Abstract

This book is a splendid survey of an important subject. Klaus Mühlhahn's focus is primarily on the institutional practice of punishment in twentieth-century China. Discussions of the other aspects of the criminal justice system—the development of the court system, the spread of new forms of legal consciousness, the professionalization of legal representation, and so on—appear, if at all, only to provide the supplementary context to the main concerns of the study. The complex history of penal practices in imperial China, too, is confined to a single chapter under the suggestive title of “The Right Degree of Pain,” which sets the scene for the examination in detail of the changes of the twentieth century. Still, Mühlhahn has set himself a challenging agenda.

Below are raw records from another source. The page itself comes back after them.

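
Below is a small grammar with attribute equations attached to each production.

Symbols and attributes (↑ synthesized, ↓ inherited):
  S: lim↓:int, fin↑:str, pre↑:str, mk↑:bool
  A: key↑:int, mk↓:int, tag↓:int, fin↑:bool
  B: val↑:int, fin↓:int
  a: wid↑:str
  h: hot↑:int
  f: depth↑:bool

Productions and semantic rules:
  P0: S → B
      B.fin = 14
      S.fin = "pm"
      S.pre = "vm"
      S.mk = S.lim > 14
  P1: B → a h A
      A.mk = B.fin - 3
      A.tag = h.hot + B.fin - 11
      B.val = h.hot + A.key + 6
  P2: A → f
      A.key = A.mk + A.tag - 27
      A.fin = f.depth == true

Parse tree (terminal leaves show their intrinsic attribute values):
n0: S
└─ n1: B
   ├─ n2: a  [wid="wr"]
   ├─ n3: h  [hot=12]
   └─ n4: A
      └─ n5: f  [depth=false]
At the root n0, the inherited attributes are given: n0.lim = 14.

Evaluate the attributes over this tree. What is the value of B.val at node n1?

17

1. n0.lim = 14  [given at root]
2. n1.fin = 14  [14]
3. n2.wid = "wr"  [terminal]
4. n3.hot = 12  [terminal]
5. n4.mk = 11  [B.fin - 3]
6. n4.tag = 15  [h.hot + B.fin - 11]
7. n5.depth = false  [terminal]
8. n4.key = -1  [A.mk + A.tag - 27]
9. n4.fin = false  [f.depth == true]
10. n1.val = 17  [h.hot + A.key + 6]
11. n0.fin = "pm"  ["pm"]
12. n0.pre = "vm"  ["vm"]
13. n0.mk = false  [S.lim > 14]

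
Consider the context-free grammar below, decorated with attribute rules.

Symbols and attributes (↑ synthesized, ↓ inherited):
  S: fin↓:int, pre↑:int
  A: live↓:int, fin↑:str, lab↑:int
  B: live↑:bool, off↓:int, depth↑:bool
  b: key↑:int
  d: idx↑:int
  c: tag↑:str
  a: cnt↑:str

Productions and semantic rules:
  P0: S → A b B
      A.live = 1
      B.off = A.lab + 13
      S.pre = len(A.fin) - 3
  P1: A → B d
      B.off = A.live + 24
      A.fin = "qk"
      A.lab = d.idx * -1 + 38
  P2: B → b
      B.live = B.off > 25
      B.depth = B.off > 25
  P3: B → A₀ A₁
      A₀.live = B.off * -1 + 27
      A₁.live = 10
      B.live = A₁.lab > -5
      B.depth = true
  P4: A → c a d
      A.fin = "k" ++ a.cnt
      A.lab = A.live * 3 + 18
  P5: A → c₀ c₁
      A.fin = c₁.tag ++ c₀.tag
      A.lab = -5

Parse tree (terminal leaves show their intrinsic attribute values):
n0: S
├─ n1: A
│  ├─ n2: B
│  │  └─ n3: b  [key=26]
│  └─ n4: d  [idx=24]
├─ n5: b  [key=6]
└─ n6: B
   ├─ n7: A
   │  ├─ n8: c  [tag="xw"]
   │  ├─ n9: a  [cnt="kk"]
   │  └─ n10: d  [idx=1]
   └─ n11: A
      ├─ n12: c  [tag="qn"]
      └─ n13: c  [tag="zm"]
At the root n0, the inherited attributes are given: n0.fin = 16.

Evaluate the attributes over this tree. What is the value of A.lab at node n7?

18

1. n0.fin = 16  [given at root]
2. n1.live = 1  [1]
3. n2.off = 25  [A.live + 24]
4. n3.key = 26  [terminal]
5. n2.live = false  [B.off > 25]
6. n2.depth = false  [B.off > 25]
7. n4.idx = 24  [terminal]
8. n1.fin = "qk"  ["qk"]
9. n1.lab = 14  [d.idx * -1 + 38]
10. n5.key = 6  [terminal]
11. n6.off = 27  [A.lab + 13]
12. n7.live = 0  [B.off * -1 + 27]
13. n8.tag = "xw"  [terminal]
14. n9.cnt = "kk"  [terminal]
15. n10.idx = 1  [terminal]
16. n7.fin = "kkk"  ["k" ++ a.cnt]
17. n7.lab = 18  [A.live * 3 + 18]
18. n11.live = 10  [10]
19. n12.tag = "qn"  [terminal]
20. n13.tag = "zm"  [terminal]
21. n11.fin = "zmqn"  [c₁.tag ++ c₀.tag]
22. n11.lab = -5  [-5]
23. n6.live = false  [A₁.lab > -5]
24. n6.depth = true  [true]
25. n0.pre = -1  [len(A.fin) - 3]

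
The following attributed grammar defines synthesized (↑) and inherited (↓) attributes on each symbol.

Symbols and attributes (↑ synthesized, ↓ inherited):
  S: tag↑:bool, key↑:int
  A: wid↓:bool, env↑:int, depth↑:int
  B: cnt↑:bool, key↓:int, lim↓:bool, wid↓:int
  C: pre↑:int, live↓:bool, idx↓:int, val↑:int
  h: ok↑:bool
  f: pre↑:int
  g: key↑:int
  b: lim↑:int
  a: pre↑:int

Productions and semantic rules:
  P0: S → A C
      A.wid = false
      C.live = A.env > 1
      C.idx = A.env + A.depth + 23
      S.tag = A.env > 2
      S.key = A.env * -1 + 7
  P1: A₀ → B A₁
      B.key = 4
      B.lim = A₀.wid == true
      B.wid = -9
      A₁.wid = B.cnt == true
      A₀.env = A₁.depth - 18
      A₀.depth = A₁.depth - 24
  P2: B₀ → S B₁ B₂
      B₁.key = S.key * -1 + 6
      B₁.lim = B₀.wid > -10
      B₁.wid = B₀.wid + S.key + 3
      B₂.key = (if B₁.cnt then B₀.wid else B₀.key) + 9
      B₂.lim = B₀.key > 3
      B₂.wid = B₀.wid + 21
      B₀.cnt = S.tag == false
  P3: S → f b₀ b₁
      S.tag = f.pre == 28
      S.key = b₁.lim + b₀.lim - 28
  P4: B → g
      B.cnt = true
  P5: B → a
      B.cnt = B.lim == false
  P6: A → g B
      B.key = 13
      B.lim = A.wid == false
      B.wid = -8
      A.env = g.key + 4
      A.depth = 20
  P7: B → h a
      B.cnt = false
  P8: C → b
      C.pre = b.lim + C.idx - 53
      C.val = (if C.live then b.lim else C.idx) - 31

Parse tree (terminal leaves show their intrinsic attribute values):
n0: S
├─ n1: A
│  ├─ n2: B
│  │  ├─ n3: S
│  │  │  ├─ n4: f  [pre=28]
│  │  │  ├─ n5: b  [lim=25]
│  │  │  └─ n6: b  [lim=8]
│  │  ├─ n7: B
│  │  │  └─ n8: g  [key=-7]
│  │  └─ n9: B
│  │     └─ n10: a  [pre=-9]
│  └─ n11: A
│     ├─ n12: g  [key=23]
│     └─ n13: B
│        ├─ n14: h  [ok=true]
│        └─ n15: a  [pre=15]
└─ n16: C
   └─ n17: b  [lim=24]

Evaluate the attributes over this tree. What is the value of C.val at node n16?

1. n1.wid = false  [false]
2. n2.key = 4  [4]
3. n2.lim = false  [A₀.wid == true]
4. n2.wid = -9  [-9]
5. n4.pre = 28  [terminal]
6. n5.lim = 25  [terminal]
7. n6.lim = 8  [terminal]
8. n3.tag = true  [f.pre == 28]
9. n3.key = 5  [b₁.lim + b₀.lim - 28]
10. n7.key = 1  [S.key * -1 + 6]
11. n7.lim = true  [B₀.wid > -10]
12. n7.wid = -1  [B₀.wid + S.key + 3]
13. n8.key = -7  [terminal]
14. n7.cnt = true  [true]
15. n9.key = 0  [(if B₁.cnt then B₀.wid else B₀.key) + 9]
16. n9.lim = true  [B₀.key > 3]
17. n9.wid = 12  [B₀.wid + 21]
18. n10.pre = -9  [terminal]
19. n9.cnt = false  [B.lim == false]
20. n2.cnt = false  [S.tag == false]
21. n11.wid = false  [B.cnt == true]
22. n12.key = 23  [terminal]
23. n13.key = 13  [13]
24. n13.lim = true  [A.wid == false]
25. n13.wid = -8  [-8]
26. n14.ok = true  [terminal]
27. n15.pre = 15  [terminal]
28. n13.cnt = false  [false]
29. n11.env = 27  [g.key + 4]
30. n11.depth = 20  [20]
31. n1.env = 2  [A₁.depth - 18]
32. n1.depth = -4  [A₁.depth - 24]
33. n16.live = true  [A.env > 1]
34. n16.idx = 21  [A.env + A.depth + 23]
35. n17.lim = 24  [terminal]
36. n16.pre = -8  [b.lim + C.idx - 53]
37. n16.val = -7  [(if C.live then b.lim else C.idx) - 31]
38. n0.tag = false  [A.env > 2]
39. n0.key = 5  [A.env * -1 + 7]

-7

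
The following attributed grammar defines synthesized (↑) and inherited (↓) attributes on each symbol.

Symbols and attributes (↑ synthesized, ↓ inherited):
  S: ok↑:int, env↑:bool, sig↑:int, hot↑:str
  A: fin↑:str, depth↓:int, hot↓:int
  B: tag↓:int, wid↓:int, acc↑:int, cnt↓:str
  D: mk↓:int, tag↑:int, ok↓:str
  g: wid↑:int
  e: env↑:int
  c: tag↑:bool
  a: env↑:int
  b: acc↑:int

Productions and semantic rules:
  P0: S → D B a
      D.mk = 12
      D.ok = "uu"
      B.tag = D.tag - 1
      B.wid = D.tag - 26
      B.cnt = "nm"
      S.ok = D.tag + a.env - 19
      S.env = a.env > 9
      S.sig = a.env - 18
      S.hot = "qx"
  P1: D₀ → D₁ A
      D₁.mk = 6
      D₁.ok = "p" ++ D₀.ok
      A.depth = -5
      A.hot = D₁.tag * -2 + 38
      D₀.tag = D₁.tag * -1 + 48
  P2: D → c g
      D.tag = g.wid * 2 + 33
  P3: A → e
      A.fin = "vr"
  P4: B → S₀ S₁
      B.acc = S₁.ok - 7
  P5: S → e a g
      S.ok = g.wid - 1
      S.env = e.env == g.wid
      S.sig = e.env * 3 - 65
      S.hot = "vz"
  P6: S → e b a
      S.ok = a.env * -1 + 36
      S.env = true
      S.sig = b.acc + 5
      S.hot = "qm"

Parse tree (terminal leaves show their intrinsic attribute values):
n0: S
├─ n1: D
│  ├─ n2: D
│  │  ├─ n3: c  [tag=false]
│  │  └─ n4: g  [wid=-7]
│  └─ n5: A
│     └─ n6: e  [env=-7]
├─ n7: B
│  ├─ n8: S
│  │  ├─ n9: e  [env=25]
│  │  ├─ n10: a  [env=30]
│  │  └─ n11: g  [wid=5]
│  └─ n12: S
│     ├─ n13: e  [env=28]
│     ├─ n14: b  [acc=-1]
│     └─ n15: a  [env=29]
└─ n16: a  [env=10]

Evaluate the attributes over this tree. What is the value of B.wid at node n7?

3

1. n1.mk = 12  [12]
2. n1.ok = "uu"  ["uu"]
3. n2.mk = 6  [6]
4. n2.ok = "puu"  ["p" ++ D₀.ok]
5. n3.tag = false  [terminal]
6. n4.wid = -7  [terminal]
7. n2.tag = 19  [g.wid * 2 + 33]
8. n5.depth = -5  [-5]
9. n5.hot = 0  [D₁.tag * -2 + 38]
10. n6.env = -7  [terminal]
11. n5.fin = "vr"  ["vr"]
12. n1.tag = 29  [D₁.tag * -1 + 48]
13. n7.tag = 28  [D.tag - 1]
14. n7.wid = 3  [D.tag - 26]
15. n7.cnt = "nm"  ["nm"]
16. n9.env = 25  [terminal]
17. n10.env = 30  [terminal]
18. n11.wid = 5  [terminal]
19. n8.ok = 4  [g.wid - 1]
20. n8.env = false  [e.env == g.wid]
21. n8.sig = 10  [e.env * 3 - 65]
22. n8.hot = "vz"  ["vz"]
23. n13.env = 28  [terminal]
24. n14.acc = -1  [terminal]
25. n15.env = 29  [terminal]
26. n12.ok = 7  [a.env * -1 + 36]
27. n12.env = true  [true]
28. n12.sig = 4  [b.acc + 5]
29. n12.hot = "qm"  ["qm"]
30. n7.acc = 0  [S₁.ok - 7]
31. n16.env = 10  [terminal]
32. n0.ok = 20  [D.tag + a.env - 19]
33. n0.env = true  [a.env > 9]
34. n0.sig = -8  [a.env - 18]
35. n0.hot = "qx"  ["qx"]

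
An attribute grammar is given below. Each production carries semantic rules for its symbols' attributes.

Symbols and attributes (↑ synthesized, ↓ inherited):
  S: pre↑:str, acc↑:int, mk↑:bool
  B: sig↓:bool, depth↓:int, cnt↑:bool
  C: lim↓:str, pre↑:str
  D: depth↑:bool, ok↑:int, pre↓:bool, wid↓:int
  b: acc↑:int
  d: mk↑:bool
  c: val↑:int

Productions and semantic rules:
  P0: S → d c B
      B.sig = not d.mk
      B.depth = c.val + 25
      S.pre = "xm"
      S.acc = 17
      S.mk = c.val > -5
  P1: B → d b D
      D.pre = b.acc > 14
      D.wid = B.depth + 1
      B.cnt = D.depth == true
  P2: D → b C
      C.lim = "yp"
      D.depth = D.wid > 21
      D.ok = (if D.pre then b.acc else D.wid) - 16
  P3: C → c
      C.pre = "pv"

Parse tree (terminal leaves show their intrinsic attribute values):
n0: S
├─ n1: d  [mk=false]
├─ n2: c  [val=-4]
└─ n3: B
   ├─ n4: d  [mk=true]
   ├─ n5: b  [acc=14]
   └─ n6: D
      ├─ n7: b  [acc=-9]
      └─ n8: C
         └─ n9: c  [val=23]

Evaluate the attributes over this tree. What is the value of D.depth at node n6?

true

1. n1.mk = false  [terminal]
2. n2.val = -4  [terminal]
3. n3.sig = true  [not d.mk]
4. n3.depth = 21  [c.val + 25]
5. n4.mk = true  [terminal]
6. n5.acc = 14  [terminal]
7. n6.pre = false  [b.acc > 14]
8. n6.wid = 22  [B.depth + 1]
9. n7.acc = -9  [terminal]
10. n8.lim = "yp"  ["yp"]
11. n9.val = 23  [terminal]
12. n8.pre = "pv"  ["pv"]
13. n6.depth = true  [D.wid > 21]
14. n6.ok = 6  [(if D.pre then b.acc else D.wid) - 16]
15. n3.cnt = true  [D.depth == true]
16. n0.pre = "xm"  ["xm"]
17. n0.acc = 17  [17]
18. n0.mk = true  [c.val > -5]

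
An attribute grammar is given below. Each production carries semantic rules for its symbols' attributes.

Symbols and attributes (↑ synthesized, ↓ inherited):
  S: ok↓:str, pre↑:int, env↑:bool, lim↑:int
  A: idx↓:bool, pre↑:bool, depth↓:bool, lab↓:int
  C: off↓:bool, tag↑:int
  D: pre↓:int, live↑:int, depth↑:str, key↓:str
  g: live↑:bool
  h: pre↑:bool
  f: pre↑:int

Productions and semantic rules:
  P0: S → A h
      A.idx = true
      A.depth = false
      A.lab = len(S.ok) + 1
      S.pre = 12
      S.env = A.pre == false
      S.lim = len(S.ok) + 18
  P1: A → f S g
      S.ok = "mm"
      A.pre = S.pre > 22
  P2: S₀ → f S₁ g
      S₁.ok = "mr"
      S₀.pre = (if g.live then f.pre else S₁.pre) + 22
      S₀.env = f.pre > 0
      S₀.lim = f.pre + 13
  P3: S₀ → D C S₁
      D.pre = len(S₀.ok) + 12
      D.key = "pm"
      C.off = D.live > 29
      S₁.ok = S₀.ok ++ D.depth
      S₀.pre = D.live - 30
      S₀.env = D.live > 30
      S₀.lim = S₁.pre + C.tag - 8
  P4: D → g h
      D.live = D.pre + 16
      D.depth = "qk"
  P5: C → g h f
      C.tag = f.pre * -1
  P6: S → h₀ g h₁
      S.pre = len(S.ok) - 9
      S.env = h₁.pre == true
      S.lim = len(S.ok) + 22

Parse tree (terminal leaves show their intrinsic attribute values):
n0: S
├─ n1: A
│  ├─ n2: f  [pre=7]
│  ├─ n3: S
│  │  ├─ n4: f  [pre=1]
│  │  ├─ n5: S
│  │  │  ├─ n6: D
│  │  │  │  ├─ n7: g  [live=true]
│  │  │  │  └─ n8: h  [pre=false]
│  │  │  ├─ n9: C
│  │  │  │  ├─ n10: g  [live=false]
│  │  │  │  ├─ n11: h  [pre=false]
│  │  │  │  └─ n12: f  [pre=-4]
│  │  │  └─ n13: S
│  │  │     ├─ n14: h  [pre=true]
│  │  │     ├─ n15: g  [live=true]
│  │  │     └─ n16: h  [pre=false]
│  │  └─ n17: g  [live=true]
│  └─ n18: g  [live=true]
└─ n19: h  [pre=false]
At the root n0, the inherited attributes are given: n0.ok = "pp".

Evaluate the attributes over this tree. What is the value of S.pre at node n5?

1. n0.ok = "pp"  [given at root]
2. n1.idx = true  [true]
3. n1.depth = false  [false]
4. n1.lab = 3  [len(S.ok) + 1]
5. n2.pre = 7  [terminal]
6. n3.ok = "mm"  ["mm"]
7. n4.pre = 1  [terminal]
8. n5.ok = "mr"  ["mr"]
9. n6.pre = 14  [len(S₀.ok) + 12]
10. n6.key = "pm"  ["pm"]
11. n7.live = true  [terminal]
12. n8.pre = false  [terminal]
13. n6.live = 30  [D.pre + 16]
14. n6.depth = "qk"  ["qk"]
15. n9.off = true  [D.live > 29]
16. n10.live = false  [terminal]
17. n11.pre = false  [terminal]
18. n12.pre = -4  [terminal]
19. n9.tag = 4  [f.pre * -1]
20. n13.ok = "mrqk"  [S₀.ok ++ D.depth]
21. n14.pre = true  [terminal]
22. n15.live = true  [terminal]
23. n16.pre = false  [terminal]
24. n13.pre = -5  [len(S.ok) - 9]
25. n13.env = false  [h₁.pre == true]
26. n13.lim = 26  [len(S.ok) + 22]
27. n5.pre = 0  [D.live - 30]
28. n5.env = false  [D.live > 30]
29. n5.lim = -9  [S₁.pre + C.tag - 8]
30. n17.live = true  [terminal]
31. n3.pre = 23  [(if g.live then f.pre else S₁.pre) + 22]
32. n3.env = true  [f.pre > 0]
33. n3.lim = 14  [f.pre + 13]
34. n18.live = true  [terminal]
35. n1.pre = true  [S.pre > 22]
36. n19.pre = false  [terminal]
37. n0.pre = 12  [12]
38. n0.env = false  [A.pre == false]
39. n0.lim = 20  [len(S.ok) + 18]

0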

This book, he notes, “examines not only how justice is handled in legal procedures but also how it operates in political, social, and cultural terms: embodied in power mechanisms, traditions, value systems, ideas, and social structure” (p. 4). He intends “to bring to the fore the complexity of human institutions and the ambiguity of human agency in history” (p. 10). Furthermore, although Mühlhahn acknowledges that the use of the testimonies of survivors to reconstruct the experience of prisoners raises “fundamental issues” of representing and interpreting history, he still gives voice to those who were victimized and traumatized by the Chinese criminal justice system (pp. 9, 13).